No decisions of note out of the Ohio Supreme Court, not even a nice disciplinary case or two to munch on, so let's get straight to the courts of appeals decisions:
On the civil side, The 6th District reverses the grant of a motion in limine and summary judgment in a malpractice case, holding that simply because the plaintiff's doctor was in a different specialty from the defendant did not allow exclusion of his expert testimony. The 1st District holds that the Juvenile Court could assess GAL fees against the parents in a custody fight, but couldn't hold them in criminal contempt for not paying them. The 8th District reverses a summary judgment and holds that a non-compete covenant for a physician is not automatically invalid as against public policy.

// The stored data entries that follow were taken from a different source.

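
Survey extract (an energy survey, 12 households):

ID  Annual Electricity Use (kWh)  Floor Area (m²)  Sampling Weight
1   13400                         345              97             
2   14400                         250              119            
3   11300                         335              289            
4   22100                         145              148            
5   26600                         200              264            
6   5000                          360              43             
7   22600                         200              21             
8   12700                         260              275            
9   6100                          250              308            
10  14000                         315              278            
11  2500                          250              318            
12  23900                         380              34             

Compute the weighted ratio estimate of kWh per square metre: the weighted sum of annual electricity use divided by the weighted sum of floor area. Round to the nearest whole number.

Σ wᵢ·y = 13400×97 + 14400×119 + 11300×289 + 22100×148 + 26600×264 + 5000×43 + 22600×21 + 12700×275 + 6100×308 + 14000×278 + 2500×318 + 23900×34
  = 1299800 + 1713600 + 3265700 + 3270800 + 7022400 + 215000 + 474600 + 3492500 + 1878800 + 3892000 + 795000 + 812600 = 28132800
Σ wᵢ·x = 345×97 + 250×119 + 335×289 + 145×148 + 200×264 + 360×43 + 200×21 + 260×275 + 250×308 + 315×278 + 250×318 + 380×34
  = 33465 + 29750 + 96815 + 21460 + 52800 + 15480 + 4200 + 71500 + 77000 + 87570 + 79500 + 12920 = 582460
Ratio = 28132800 / 582460 = 48.299969

48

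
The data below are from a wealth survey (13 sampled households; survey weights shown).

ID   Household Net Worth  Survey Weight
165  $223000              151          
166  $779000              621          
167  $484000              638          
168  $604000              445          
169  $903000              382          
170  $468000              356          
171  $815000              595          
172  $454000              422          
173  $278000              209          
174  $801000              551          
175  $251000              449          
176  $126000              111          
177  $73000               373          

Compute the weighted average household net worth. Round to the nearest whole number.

Weighted sum = 2936438000
Sum of weights = 5303
Weighted mean = 2936438000 / 5303 = 553731.47

553731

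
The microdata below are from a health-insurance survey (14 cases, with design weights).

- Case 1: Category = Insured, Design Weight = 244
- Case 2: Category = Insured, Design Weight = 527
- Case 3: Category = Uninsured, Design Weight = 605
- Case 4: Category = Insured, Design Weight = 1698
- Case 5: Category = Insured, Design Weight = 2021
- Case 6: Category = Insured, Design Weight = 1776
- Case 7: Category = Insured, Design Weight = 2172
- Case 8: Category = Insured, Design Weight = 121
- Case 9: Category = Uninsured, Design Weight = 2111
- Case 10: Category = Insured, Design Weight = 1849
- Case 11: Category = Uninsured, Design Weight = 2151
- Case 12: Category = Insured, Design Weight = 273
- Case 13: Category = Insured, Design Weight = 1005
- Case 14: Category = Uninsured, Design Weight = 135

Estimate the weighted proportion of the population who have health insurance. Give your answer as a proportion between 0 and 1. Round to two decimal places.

Sum of weights for 'Insured' = 244 + 527 + 1698 + 2021 + 1776 + 2172 + 121 + 1849 + 273 + 1005 = 11686
Total weight = 16688
Weighted proportion = 11686 / 16688 = 0.70026366

0.70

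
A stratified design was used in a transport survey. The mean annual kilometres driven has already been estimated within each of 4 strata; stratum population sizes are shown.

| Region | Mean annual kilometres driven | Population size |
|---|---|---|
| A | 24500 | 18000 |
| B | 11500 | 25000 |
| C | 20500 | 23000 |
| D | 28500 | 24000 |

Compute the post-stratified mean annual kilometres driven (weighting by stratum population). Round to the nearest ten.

20930

Σ Nₕ·x̄ₕ = 24500×18000 + 11500×25000 + 20500×23000 + 28500×24000
  = 441000000 + 287500000 + 471500000 + 684000000 = 1884000000
Σ Nₕ = 90000
Overall mean = 1884000000 / 90000 = 20933.333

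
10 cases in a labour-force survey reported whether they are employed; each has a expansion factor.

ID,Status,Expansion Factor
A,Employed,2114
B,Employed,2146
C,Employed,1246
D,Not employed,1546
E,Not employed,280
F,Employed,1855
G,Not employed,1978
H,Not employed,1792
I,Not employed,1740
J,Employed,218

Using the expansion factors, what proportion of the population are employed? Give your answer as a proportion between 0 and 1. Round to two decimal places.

0.51

Sum of weights for 'Employed' = 2114 + 2146 + 1246 + 1855 + 218 = 7579
Total weight = 2114 + 2146 + 1246 + 1546 + 280 + 1855 + 1978 + 1792 + 1740 + 218 = 14915
Weighted proportion = 7579 / 14915 = 0.50814616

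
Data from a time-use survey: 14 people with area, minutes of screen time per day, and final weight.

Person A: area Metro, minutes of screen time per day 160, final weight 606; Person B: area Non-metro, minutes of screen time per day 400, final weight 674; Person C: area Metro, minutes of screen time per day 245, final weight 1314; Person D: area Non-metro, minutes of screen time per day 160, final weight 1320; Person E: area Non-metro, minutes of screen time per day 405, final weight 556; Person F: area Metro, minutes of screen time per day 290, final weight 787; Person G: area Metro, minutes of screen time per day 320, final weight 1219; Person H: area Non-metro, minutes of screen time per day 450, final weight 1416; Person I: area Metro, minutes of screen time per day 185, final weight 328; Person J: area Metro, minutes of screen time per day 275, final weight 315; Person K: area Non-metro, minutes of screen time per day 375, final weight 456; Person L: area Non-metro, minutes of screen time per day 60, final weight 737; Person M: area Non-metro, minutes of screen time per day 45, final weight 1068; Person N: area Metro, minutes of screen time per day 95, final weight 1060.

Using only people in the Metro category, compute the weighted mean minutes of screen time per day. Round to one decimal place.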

In criminal cases, the 9th District affirms a conviction for tampering with evidence where the defendant threw drug evidence away as he fled from the police. The 3rd District upholds a community control sentence in a conviction for gross sexual imposition against an appeal from the state that the presumption for imprisonment should have been invoked. The 9th District also holds that a court need not determine that the child is competent before admitting his statements made for purposes of medical treatment under 803(4); this issue is currently pending before the Ohio Supreme Court. The 4th District upholds the trial court's decision to shackle the defendant during trial; the decision's a little questionable (one judge dissented), but it has a decent review of the law on the subject.
I Think They Covered This in Criminal Procedure: One of the assignments of error in State v. Hall was that the defendant's conviction of attempted rape was against the manifest weight of the evidence.
The defendant had pled guilty.
This week, I'll take another look at what remains of judicial review of sentencing post-Foster, and do a quick-and-dirty review of the new forfeiture law. Catch you then.